Looking over the dynamics of the past several months, and especially January, once the voting got going, I think you have to conclude that Romney’s negative charisma was the key reason. For months, many conservatives understood that a Giuliani or McCain candidacy could be a disaster, yet somehow there was never a serious coalescing around Romney. I don’t think his religion was to blame. Something about Romney just didn’t have the right ring to it; there was a sense that he would say anything and do anything, and that beneath the veneer might be another veneer, and another. It was—in a lesser dose, to be sure—something like the feeling so many Americans had about John Kerry in 2004.
So for months conservatives held out hope for Fred Thompson—the potential generic conservative mascot, acceptable to all—keeping an open mind about Romney but withholding serious support.

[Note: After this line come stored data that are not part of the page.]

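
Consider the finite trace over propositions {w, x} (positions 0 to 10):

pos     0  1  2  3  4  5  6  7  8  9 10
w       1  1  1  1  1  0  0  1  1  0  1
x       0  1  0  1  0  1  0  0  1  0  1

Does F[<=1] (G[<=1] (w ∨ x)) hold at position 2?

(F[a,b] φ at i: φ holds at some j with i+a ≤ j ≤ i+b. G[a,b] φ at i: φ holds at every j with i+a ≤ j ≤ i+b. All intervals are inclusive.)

Holds

Check G[<=1] (w ∨ x) at each j in [2,3]:
  j=2: holds on [2,3]
  j=3: holds on [3,4]
Found at j=2 → formula holds.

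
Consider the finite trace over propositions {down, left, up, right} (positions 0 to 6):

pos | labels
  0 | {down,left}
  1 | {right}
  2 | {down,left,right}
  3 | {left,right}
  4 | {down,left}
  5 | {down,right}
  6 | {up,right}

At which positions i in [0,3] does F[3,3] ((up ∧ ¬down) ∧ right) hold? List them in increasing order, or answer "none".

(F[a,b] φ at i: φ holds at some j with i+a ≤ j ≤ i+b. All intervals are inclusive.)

Evaluate at each i in [0,3]:
  i=0: ✗ (none in [3,3])
  i=1: ✗ (none in [4,4])
  i=2: ✗ (none in [5,5])
  i=3: ✓ (witness j=6)

3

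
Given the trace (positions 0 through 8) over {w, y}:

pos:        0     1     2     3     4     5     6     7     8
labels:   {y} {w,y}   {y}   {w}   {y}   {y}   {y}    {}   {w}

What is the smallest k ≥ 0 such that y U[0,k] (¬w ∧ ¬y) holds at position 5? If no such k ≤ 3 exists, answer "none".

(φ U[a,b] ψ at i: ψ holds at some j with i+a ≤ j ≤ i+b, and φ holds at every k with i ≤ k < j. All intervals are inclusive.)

2

Need earliest j ≥ 5 with (¬w ∧ ¬y), and y at every k in [5,j-1].
  j=5: rhs fails.
  j=6: rhs fails.
  j=7: rhs holds; lhs holds on [5,6]. k = 2.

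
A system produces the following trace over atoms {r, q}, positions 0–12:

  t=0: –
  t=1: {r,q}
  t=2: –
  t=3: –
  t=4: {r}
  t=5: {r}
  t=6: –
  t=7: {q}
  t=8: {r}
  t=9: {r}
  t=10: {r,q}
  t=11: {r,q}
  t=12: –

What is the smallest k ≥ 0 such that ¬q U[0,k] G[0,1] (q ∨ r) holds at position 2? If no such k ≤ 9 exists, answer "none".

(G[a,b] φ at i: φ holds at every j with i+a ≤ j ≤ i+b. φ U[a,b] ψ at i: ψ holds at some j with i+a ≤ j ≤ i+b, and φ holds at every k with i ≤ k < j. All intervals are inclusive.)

2

Need earliest j ≥ 2 with G[0,1] (q ∨ r), and ¬q at every k in [2,j-1].
  j=2: rhs fails.
  j=3: rhs fails.
  j=4: rhs holds; lhs holds on [2,3]. k = 2.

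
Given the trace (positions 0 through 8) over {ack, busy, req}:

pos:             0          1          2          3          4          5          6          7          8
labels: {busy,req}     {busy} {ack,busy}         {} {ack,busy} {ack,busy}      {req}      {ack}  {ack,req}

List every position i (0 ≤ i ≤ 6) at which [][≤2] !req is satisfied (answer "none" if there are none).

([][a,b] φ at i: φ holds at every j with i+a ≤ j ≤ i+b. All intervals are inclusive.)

1, 2, 3

Evaluate at each i in [0,6]:
  i=0: ✗ (fails at j=0)
  i=1: ✓ (all of [1,3])
  i=2: ✓ (all of [2,4])
  i=3: ✓ (all of [3,5])
  i=4: ✗ (fails at j=6)
  i=5: ✗ (fails at j=6)
  i=6: ✗ (fails at j=6)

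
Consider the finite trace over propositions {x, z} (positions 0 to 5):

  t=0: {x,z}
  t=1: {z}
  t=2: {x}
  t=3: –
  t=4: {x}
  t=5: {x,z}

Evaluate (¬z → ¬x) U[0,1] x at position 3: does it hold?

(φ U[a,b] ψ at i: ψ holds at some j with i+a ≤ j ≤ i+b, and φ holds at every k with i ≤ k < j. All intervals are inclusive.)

Holds

Need some j in [3,4] with x, and (¬z → ¬x) at every k in [3,j-1].
  j=3: x false.
  j=4: x holds; (¬z → ¬x) holds at every k in [3,3] → satisfied.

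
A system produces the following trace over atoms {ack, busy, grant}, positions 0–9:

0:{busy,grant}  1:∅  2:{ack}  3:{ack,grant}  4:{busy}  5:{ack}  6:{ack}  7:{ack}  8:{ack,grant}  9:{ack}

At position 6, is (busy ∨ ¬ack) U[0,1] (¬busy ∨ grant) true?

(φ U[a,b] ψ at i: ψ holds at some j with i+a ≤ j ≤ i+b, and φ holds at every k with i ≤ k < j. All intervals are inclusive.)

Holds

Need some j in [6,7] with (¬busy ∨ grant), and (busy ∨ ¬ack) at every k in [6,j-1].
  j=6: (¬busy ∨ grant) holds; no prefix to check → satisfied.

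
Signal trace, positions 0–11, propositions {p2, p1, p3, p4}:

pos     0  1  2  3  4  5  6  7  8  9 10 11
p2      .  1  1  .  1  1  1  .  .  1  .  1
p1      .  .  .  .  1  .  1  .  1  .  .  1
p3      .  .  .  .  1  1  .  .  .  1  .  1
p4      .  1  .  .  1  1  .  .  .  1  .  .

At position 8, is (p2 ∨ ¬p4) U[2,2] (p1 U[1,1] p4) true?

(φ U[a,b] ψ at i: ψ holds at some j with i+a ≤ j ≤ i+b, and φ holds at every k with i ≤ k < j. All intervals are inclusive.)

No

Need some j in [10,10] with (p1 U[1,1] p4), and (p2 ∨ ¬p4) at every k in [8,j-1].
  j=10: (p1 U[1,1] p4) — fails.
No j in the window works → until fails.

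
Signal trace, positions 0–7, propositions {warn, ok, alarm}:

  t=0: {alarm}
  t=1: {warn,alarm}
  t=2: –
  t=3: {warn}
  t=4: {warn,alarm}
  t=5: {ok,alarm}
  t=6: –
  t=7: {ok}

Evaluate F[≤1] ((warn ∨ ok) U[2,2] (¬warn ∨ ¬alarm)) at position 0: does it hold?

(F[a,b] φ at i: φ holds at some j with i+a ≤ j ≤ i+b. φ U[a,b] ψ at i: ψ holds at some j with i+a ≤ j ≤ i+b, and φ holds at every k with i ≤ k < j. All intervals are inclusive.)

Does not hold

Check ((warn ∨ ok) U[2,2] (¬warn ∨ ¬alarm)) at each j in [0,1]:
  j=0: fails
  j=1: fails
No position in the window satisfies it → formula fails.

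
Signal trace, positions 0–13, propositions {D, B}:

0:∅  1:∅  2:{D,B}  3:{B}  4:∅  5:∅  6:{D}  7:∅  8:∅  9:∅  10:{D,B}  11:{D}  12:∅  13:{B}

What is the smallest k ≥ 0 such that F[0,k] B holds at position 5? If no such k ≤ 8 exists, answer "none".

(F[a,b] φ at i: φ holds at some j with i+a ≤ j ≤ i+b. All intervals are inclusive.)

Scan j = 5,6,… for B:
  j=5: fails
  j=6: fails
  j=7: fails
  j=8: fails
  j=9: fails
  j=10: holds
First hit at j=10, so smallest k = 10-5 = 5.

5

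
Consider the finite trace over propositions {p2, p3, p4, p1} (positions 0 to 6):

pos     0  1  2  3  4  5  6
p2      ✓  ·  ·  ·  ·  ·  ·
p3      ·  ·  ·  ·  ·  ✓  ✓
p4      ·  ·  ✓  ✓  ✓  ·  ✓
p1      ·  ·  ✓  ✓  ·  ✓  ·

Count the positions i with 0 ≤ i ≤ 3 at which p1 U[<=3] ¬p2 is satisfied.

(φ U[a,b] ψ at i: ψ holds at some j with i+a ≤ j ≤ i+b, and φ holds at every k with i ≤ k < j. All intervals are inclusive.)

Evaluate at each i in [0,3]:
  i=0: ✗ (lhs fails at k=0 before rhs at j=1)
  i=1: ✓ (rhs at j=1)
  i=2: ✓ (rhs at j=2)
  i=3: ✓ (rhs at j=3)
Positions where it holds: {1, 2, 3} → 3.

3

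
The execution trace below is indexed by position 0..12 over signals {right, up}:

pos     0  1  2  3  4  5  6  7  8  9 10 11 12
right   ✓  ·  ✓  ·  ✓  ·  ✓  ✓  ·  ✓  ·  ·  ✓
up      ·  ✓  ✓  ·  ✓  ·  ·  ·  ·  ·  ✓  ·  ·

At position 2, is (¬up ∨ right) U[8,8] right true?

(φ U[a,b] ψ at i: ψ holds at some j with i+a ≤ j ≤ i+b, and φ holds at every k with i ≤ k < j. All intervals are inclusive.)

Does not hold

Need some j in [10,10] with right, and (¬up ∨ right) at every k in [2,j-1].
  j=10: right false.
No j in the window works → until fails.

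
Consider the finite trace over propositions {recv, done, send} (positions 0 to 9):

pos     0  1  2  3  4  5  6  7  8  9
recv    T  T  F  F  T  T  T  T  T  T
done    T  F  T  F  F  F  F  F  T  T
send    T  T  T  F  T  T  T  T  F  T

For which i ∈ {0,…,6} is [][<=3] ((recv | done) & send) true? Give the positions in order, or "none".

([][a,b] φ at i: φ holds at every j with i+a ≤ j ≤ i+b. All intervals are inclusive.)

Evaluate at each i in [0,6]:
  i=0: ✗ (fails at j=3)
  i=1: ✗ (fails at j=3)
  i=2: ✗ (fails at j=3)
  i=3: ✗ (fails at j=3)
  i=4: ✓ (all of [4,7])
  i=5: ✗ (fails at j=8)
  i=6: ✗ (fails at j=8)

4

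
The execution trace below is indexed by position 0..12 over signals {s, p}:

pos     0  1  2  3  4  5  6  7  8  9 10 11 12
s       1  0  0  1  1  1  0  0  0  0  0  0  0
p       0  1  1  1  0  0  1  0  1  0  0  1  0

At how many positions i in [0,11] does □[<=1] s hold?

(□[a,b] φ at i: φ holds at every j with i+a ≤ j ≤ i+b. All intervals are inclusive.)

Evaluate at each i in [0,11]:
  i=0: ✗ (fails at j=1)
  i=1: ✗ (fails at j=1)
  i=2: ✗ (fails at j=2)
  i=3: ✓ (all of [3,4])
  i=4: ✓ (all of [4,5])
  i=5: ✗ (fails at j=6)
  i=6: ✗ (fails at j=6)
  i=7: ✗ (fails at j=7)
  i=8: ✗ (fails at j=8)
  i=9: ✗ (fails at j=9)
  i=10: ✗ (fails at j=10)
  i=11: ✗ (fails at j=11)
Positions where it holds: {3, 4} → 2.

2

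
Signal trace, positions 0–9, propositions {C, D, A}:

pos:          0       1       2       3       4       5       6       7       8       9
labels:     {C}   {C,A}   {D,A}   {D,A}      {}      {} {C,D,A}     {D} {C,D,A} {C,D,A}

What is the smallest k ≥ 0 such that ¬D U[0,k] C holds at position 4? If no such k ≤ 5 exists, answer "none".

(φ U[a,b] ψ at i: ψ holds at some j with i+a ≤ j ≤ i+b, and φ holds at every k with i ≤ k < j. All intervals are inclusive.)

Need earliest j ≥ 4 with C, and ¬D at every k in [4,j-1].
  j=4: rhs fails.
  j=5: rhs fails.
  j=6: rhs holds; lhs holds on [4,5]. k = 2.

2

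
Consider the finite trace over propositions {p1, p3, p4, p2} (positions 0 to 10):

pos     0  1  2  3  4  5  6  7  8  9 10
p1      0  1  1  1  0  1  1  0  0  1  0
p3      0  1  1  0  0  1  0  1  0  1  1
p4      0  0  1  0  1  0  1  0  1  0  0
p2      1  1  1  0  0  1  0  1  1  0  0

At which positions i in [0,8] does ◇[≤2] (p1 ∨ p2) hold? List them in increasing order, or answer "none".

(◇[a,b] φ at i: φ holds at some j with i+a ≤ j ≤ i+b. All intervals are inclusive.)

0, 1, 2, 3, 4, 5, 6, 7, 8

Evaluate at each i in [0,8]:
  i=0: ✓ (witness j=0)
  i=1: ✓ (witness j=1)
  i=2: ✓ (witness j=2)
  i=3: ✓ (witness j=3)
  i=4: ✓ (witness j=5)
  i=5: ✓ (witness j=5)
  i=6: ✓ (witness j=6)
  i=7: ✓ (witness j=7)
  i=8: ✓ (witness j=8)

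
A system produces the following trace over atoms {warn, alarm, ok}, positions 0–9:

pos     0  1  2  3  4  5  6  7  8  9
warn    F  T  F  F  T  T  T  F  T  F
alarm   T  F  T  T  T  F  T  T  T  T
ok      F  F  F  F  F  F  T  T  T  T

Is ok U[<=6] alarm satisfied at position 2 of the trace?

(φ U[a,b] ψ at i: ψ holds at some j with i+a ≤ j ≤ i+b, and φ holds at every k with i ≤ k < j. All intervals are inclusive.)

Need some j in [2,8] with alarm, and ok at every k in [2,j-1].
  j=2: alarm holds; no prefix to check → satisfied.

Holds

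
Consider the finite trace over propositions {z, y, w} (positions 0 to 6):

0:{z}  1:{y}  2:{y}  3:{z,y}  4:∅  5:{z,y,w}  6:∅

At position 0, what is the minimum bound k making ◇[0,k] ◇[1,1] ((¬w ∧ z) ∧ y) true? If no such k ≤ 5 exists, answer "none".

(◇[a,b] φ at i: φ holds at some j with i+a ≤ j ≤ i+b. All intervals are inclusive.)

2

Scan j = 0,1,… for ◇[1,1] ((¬w ∧ z) ∧ y):
  j=0: fails
  j=1: fails
  j=2: holds
First hit at j=2, so smallest k = 2-0 = 2.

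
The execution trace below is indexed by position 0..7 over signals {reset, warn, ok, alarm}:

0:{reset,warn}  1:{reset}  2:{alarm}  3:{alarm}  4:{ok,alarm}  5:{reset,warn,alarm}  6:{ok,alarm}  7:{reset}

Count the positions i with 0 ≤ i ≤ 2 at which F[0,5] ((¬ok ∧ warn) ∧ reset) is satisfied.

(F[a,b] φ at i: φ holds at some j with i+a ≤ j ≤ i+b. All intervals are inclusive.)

Evaluate at each i in [0,2]:
  i=0: ✓ (witness j=0)
  i=1: ✓ (witness j=5)
  i=2: ✓ (witness j=5)
Positions where it holds: {0, 1, 2} → 3.

3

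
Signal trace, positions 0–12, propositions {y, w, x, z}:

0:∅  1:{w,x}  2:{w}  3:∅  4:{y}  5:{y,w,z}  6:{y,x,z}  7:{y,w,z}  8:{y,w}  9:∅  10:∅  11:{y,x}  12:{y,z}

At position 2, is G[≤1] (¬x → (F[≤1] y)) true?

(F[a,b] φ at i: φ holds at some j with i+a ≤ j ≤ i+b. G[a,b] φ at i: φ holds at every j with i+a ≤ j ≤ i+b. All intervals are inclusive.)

Does not hold

Check (¬x → (F[≤1] y)) at every j in [2,3]:
  j=2: antecedent true; consequent fails (none in [2,3]) → ✗
  j=3: antecedent true; consequent holds (witness at 4) → ✓
Fails at j=2 → formula fails.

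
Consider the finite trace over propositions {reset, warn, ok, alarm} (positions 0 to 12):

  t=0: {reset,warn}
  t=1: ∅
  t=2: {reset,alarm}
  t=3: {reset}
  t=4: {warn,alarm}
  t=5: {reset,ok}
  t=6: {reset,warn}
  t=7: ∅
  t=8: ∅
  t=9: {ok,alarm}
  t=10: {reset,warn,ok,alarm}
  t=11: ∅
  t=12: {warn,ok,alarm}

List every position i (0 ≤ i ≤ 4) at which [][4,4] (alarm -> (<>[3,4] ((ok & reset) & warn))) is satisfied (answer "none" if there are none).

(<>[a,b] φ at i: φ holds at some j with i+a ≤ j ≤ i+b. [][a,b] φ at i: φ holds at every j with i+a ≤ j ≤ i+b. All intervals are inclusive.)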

Thompson, unfortunately, thoroughly failed to capitalize on the immense opportunity handed to him, and so throughout the summer and fall and into the winter the Republican race was held in a peculiar kind of limbo: the money wasn’t flowing, normally decisive opinion-shapers on the right remained uncommitted, and everyone seemed to be waiting to see what would happen (“maybe in this debate Thompson will show some energy”) rather than assertively making something happen. This created a race without any stable conservative presence, and opened the door for Huckabee’s temporary rise—which made any establishment conservative coalescence even less likely. Meanwhile Rudy Giuliani committed a kind of strategic suicide, and John McCain was left as the only simultaneously likeable and serious candidate running.
This was beginning to become apparent in the wake of Iowa, was reasonably clear after New Hampshire, and became crystal clear after South Carolina. But still many conservative heavyweights who were very eager to avoid a McCain candidacy did not line up behind Romney. Only after Florida, with his fate almost sealed, did a good number earnestly make his cause theirs. Why take so long? Why resist? Many conservatives seemed unable to get over a persistent concern about Romney, which naturally translated into distress about his electability in the general election. Once Thompson turned out to be a dud and the generic conservative slot was left empty, the nomination was Romney’s to lose. He seems very likely to have lost it.
Conservatives have serious reasons to worry about a McCain candidacy, to be sure. But if Mitt Romney couldn’t even win their votes all this time, shouldn’t we assume he would have had a lot of trouble winning other people’s votes in November?